Gabriele’s Big Day

Gabe

In March of 1897, Comstock seized 312 copies of Gabriele D’Annunzio’s The Triumph of Death, pronouncing it “filthy, obscene, lascivious, lewd, disgusting and indecent.” Because the publisher, George Richmond Sr., was not present for the raid, Comstock arrested his 22-year-old son, George Richmond Jr.  When Richmond Sr. arrived at the criminal court to free his son, he said that Richmond Jr. had nothing to do with the publication. Comstock shouted, “You hear that!? Arrest this man!” And so Richmond Sr. was placed under arrest, too.  

In April, the case came to trial. Agent George E. Oram, of the Society for the Suppression of Vice, was the first witness called. He testified that “after a consultation at the offices of the society, it was decided that pages 42, 43, 44, 171, 172, 177, 179, 180, 183, 184, 185, 186, 187, 396, 399 and 404 contained matter which was immoral and obscene.”

One can find the entire novel on Google Books, but to save time, here are a few passages from the pages listed above:

“Moreover, the passionate woman often delights in exaggerating the semblance of pleasure; because she knows well that will flatter the man’s virile pride and increase his ecstasy.”

“Then all the Enemy’s feline lasciviousness broke loose over him whom she believed already vanquished. She let down her hair, loosened her dress, permitted her natural perfume to be exhaled like a shrub of odoriferous flowers. She seemed to realize that she must disarm this man, that she must enervate him, and that she must crush him to prevent him from becoming dangerous.”

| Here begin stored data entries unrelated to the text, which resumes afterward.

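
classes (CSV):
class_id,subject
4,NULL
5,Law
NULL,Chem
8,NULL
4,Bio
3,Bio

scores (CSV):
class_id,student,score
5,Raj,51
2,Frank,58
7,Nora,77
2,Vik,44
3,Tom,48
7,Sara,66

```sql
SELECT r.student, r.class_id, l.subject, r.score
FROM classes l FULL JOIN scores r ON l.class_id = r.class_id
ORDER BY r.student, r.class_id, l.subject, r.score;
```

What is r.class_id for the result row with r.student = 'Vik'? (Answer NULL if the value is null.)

2

FULL OUTER JOIN keeps every row from both sides; unmatched rows get NULL for the other side's columns.
Matching on l.class_id = r.class_id. A NULL in a compared column never satisfies the condition.
- l[0] class_id=4 → no match; kept with NULLs on the r side.
- l[1] class_id=5 → 1 match(es) in r → 1 row(s).
- l[2] class_id=NULL → no match; kept with NULLs on the r side.
- l[3] class_id=8 → no match; kept with NULLs on the r side.
- l[4] class_id=4 → no match; kept with NULLs on the r side.
- l[5] class_id=3 → 1 match(es) in r → 1 row(s).
- plus 4 unmatched r row(s), each kept with NULL l columns.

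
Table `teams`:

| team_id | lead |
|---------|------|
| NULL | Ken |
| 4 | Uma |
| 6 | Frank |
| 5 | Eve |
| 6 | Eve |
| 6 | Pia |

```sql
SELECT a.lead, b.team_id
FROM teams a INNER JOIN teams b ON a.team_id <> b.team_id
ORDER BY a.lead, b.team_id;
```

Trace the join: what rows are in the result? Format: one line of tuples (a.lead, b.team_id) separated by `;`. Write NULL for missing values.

(Eve, 4); (Eve, 4); (Eve, 5); (Eve, 6); (Eve, 6); (Eve, 6); (Frank, 4); (Frank, 5); (Pia, 4); (Pia, 5); (Uma, 5); (Uma, 6); (Uma, 6); (Uma, 6)

INNER JOIN keeps only pairs where the ON condition holds.
Matching on a.team_id <> b.team_id. A NULL in a compared column never satisfies the condition.
- a row (team_id=NULL): no match → dropped.
- a row (team_id=4): matches 4 b row(s) → 4 output row(s).
- a row (team_id=6): matches 2 b row(s) → 2 output row(s).
- a row (team_id=5): matches 4 b row(s) → 4 output row(s).
- a row (team_id=6): matches 2 b row(s) → 2 output row(s).
- a row (team_id=6): matches 2 b row(s) → 2 output row(s).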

“The vision conjured up gave him so rude a shock that he felt his body traversed from tip to toe by a start similar to that caused by an electric discharge. In him appeared those terrible physical phenomena against the tyranny of which he was defenceless.”

“Both had difficulty in finding words; both their voices were changed in tone; both of them trembled, agitated by irresistible desire, feeling almost faint at the thought of the approaching ecstasies.”

“And Hippolyte, holding him thus by the temples, drew him towards her, enveloped him in a long caress, passed over his entire face a mouth which, languishing and warm, crept along in a multiple kiss. George recognized the divine, the incomparable mouth, the mouth which, he had thought so often, felt as if it rested on the surface of his soul.”

Try to imagine the scene at the society offices as these passages were read aloud.

But for now, back to the courtroom. Comstock had told the press the novel “was the nastiest thing I have ever read,” but when testifying under oath, he said he had not read the book, but had “made a digest from certain extracts.”

James Fiske, Richmond’s lawyer, later described “the stupid accusation tumbling down amid universal laughter.” All three judges in the Court of Special Sessions agreed that the book was neither obscene or immoral, and the Richmonds, Jr. and Sr., were acquitted and their books returned. Comstock was stung, but vowed aloud that he was “not through” with Richmond yet.

And so in July, Comstock indulged in one of his favorite tactics: rearresting someone for the same crime but under a different statute. This time it was a recently passed federal law making it illegal to send obscene material by an express service. Comstock said that Richmond had responded to written requests for “Triumph of Death” from three underage women in New Jersey, and sent the books to them via an express service.

However, during the trial it was revealed that the three young school girls – Ella Chambers, Alice Rosina Ascalle and Esther Seely –  were actually Anthony Comstock, who had penned all three letters in order to entrap Richmond. Given the book’s earlier vindication and Comstock’s shady methods, justice again frowned upon him.

In February of 1898, Richmond published another of D’Annunzio’s novels, “undeterred by any fear of the officious Mr. Comstock.”